Nous avons écrit au garde des Sceaux pour l’interroger sur les raisons qui l’ont conduit durant un an à ne pas prendre les dispositions qui s’imposaient pour remédier à la situation née de la décision 25-1143 rendue le 27 juin 2025 par le Conseil constitutionnel.
Le Conseil constitutionnel avait jugé, le 27 juin 2025, que le maintien automatique en détention provisoire des mineurs de plus de 16 ans renvoyés devant une cour d’assises pour un crime était contraire à la Constitution : s’il est possible de placer un mineur en détention pour les besoins de la procédure pénale, cette mesure doit rester exceptionnelle, adaptée à sa situation et contrôlée par un magistrat spécialisé ; or, les dispositions contestées permettaient une détention pouvant aller jusqu’à deux ans sans contrôle spécifique ni adaptation par rapport au régime applicable aux majeurs, méconnaissant ainsi les principes constitutionnels propres à la justice des mineurs.

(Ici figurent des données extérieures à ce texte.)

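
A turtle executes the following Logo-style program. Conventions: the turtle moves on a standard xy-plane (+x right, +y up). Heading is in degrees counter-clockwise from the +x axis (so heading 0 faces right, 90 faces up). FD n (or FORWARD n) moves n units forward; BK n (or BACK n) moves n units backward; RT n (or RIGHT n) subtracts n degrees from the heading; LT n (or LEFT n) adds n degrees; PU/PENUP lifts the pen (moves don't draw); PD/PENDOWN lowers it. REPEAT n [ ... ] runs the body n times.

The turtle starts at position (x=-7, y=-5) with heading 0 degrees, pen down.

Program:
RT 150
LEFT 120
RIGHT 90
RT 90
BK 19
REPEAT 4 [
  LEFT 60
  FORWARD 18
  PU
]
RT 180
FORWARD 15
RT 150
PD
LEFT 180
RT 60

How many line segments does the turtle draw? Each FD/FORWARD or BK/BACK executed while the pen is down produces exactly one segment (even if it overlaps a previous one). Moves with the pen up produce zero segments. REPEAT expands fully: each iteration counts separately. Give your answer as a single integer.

Executing turtle program step by step:
Start: pos=(-7,-5), heading=0, pen down
RT 150: heading 0 -> 210
LT 120: heading 210 -> 330
RT 90: heading 330 -> 240
RT 90: heading 240 -> 150
BK 19: (-7,-5) -> (9.454,-14.5) [heading=150, draw]
REPEAT 4 [
  -- iteration 1/4 --
  LT 60: heading 150 -> 210
  FD 18: (9.454,-14.5) -> (-6.134,-23.5) [heading=210, draw]
  PU: pen up
  -- iteration 2/4 --
  LT 60: heading 210 -> 270
  FD 18: (-6.134,-23.5) -> (-6.134,-41.5) [heading=270, move]
  PU: pen up
  -- iteration 3/4 --
  LT 60: heading 270 -> 330
  FD 18: (-6.134,-41.5) -> (9.454,-50.5) [heading=330, move]
  PU: pen up
  -- iteration 4/4 --
  LT 60: heading 330 -> 30
  FD 18: (9.454,-50.5) -> (25.043,-41.5) [heading=30, move]
  PU: pen up
]
RT 180: heading 30 -> 210
FD 15: (25.043,-41.5) -> (12.053,-49) [heading=210, move]
RT 150: heading 210 -> 60
PD: pen down
LT 180: heading 60 -> 240
RT 60: heading 240 -> 180
Final: pos=(12.053,-49), heading=180, 2 segment(s) drawn
Segments drawn: 2

Answer: 2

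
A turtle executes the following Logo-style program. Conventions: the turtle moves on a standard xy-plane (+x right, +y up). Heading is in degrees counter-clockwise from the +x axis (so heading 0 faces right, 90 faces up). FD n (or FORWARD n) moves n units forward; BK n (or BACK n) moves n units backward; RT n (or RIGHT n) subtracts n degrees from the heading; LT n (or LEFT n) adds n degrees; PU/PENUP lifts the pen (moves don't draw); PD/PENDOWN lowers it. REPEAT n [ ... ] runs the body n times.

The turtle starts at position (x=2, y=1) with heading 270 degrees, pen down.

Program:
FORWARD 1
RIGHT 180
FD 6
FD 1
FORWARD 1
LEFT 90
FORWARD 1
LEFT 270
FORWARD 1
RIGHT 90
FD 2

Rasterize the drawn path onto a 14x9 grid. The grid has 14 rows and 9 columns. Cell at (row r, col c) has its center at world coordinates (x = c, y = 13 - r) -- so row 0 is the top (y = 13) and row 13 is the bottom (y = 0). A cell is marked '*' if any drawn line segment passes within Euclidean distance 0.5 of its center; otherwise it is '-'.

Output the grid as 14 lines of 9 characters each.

Answer: ---------
---------
---------
---------
-***-----
-**------
--*------
--*------
--*------
--*------
--*------
--*------
--*------
--*------

Derivation:
Segment 0: (2,1) -> (2,0)
Segment 1: (2,0) -> (2,6)
Segment 2: (2,6) -> (2,7)
Segment 3: (2,7) -> (2,8)
Segment 4: (2,8) -> (1,8)
Segment 5: (1,8) -> (1,9)
Segment 6: (1,9) -> (3,9)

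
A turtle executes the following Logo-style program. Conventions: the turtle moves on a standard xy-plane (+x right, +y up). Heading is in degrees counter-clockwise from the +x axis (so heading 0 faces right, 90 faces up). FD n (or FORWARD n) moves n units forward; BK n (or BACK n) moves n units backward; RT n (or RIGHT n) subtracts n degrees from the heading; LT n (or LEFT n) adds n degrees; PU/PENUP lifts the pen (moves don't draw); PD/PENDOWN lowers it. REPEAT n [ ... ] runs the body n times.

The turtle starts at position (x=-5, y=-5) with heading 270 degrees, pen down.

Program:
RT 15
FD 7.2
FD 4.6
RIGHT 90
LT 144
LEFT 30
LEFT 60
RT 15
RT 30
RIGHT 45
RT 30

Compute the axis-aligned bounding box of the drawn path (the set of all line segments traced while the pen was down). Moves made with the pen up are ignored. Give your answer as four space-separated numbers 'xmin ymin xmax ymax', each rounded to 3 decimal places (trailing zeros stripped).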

Le Conseil constitutionnel a reporté l’abrogation de la disposition déclarée inconstitutionnelle au 1er juillet 2026 pour éviter un vide juridique, mais, pour faire cesser immédiatement l’inconstitutionnalité constatée, il a aussi imposé immédiatement que le maintien en détention provisoire d’un mineur de plus de 16 ans renvoyé devant la cour d’assises des mineurs soit désormais décidé et contrôlé par une juridiction compétente, sans remettre en cause les mesures déjà prises avant cette décision.
Le législateur n’a malheureusement pas pris de nouvelle loi pendant le délai d’un an qui lui était ainsi imparti. L’abrogation des dispositions inconstitutionnelles au 1er juillet 2026 laisse donc un vide juridique ayant pour conséquence la libération des mineurs détenus sans titre valable depuis le 1er juillet 2026.